The three carriers now have testing agreements with 120 countries, and with New York. “I called the airlines and asked to be added to a country protocol, and they agreed” voluntarily, Cuomo said at a Tuesday press briefing. The federal government controls U.S. borders. “This is to me a redux of the spring,” he said. “It’s coming from Europe. It’s so frustrating. It violates common sense… I would say to the U.S. to have mandatory testing of anyone coming from any country and flying into the U.S.”

Meanwhile, New York is directing hospitals across the state to test for the variant. “If the variant is here, I want to know… This is urgent. We are mobilizing every hospital lab in the state that can perform this test to perform this test,” he said, and then to contact trace back. New York has one of the lowest infection rates in the nation but can’t stop the virus coming in from other states.

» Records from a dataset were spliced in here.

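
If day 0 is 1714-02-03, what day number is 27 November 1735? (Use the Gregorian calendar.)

Feb 3, 1714 → Feb 3, 1715: 365 days.
Feb 3, 1715 → Feb 3, 1716: 365 days.
Feb 3, 1716 → Feb 3, 1717: 366 days (Feb 29, 1716 is in that span).
Feb 3, 1717 → Feb 3, 1718: 365 days.
Feb 3, 1718 → Feb 3, 1719: 365 days.
Feb 3, 1719 → Feb 3, 1720: 365 days.
Feb 3, 1720 → Feb 3, 1721: 366 days (Feb 29, 1720 is in that span).
Feb 3, 1721 → Feb 3, 1722: 365 days.
Feb 3, 1722 → Feb 3, 1723: 365 days.
Feb 3, 1723 → Feb 3, 1724: 365 days.
Feb 3, 1724 → Feb 3, 1725: 366 days (Feb 29, 1724 is in that span).
Feb 3, 1725 → Feb 3, 1726: 365 days.
Feb 3, 1726 → Feb 3, 1727: 365 days.
Feb 3, 1727 → Feb 3, 1728: 365 days.
Feb 3, 1728 → Feb 3, 1729: 366 days (Feb 29, 1728 is in that span).
Feb 3, 1729 → Feb 3, 1730: 365 days.
Feb 3, 1730 → Feb 3, 1731: 365 days.
Feb 3, 1731 → Feb 3, 1732: 365 days.
Feb 3, 1732 → Feb 3, 1733: 366 days (Feb 29, 1732 is in that span).
Feb 3, 1733 → Feb 3, 1734: 365 days.
Feb 3, 1734 → Feb 3, 1735: 365 days.
Feb 3, 1735 → Mar 3, 1735: 28 days (February has 28).
Mar 3, 1735 → Apr 3, 1735: 31 days (March has 31).
Apr 3, 1735 → May 3, 1735: 30 days (April has 30).
May 3, 1735 → Jun 3, 1735: 31 days (May has 31).
Jun 3, 1735 → Jul 3, 1735: 30 days (June has 30).
Jul 3, 1735 → Aug 3, 1735: 31 days (July has 31).
Aug 3, 1735 → Sep 3, 1735: 31 days (August has 31).
Sep 3, 1735 → Oct 3, 1735: 30 days (September has 30).
Oct 3, 1735 → Nov 3, 1735: 31 days (October has 31).
Nov 3, 1735 → Nov 27, 1735: 24 days.
Total: 7967 days.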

Dr. Anthony Fauci, director of the National Institute of Allergy and Infectious Diseases, told ABC’s Good Morning America Tuesday morning that the new mutant strain is likely already in the U.S. and that mandating testing for all transatlantic flights is “in active discussion.”

More than 40 countries have banned UK flights outright. Fauci said he doesn’t think a ban is necessary.

The variant, or B.1.1.7, began appearing recently in virus samples taken from southern England. There’s no evidence that it makes people get sicker or more likely to die or that it’s resistant to current vaccines.

But the strain, arriving in the midst of a heavy second wave, has added an unwelcome new element to the ongoing coronavirus saga — snarling European trade and travel and putting a damper on financial markets even as vaccines begin to offer hope for 2021.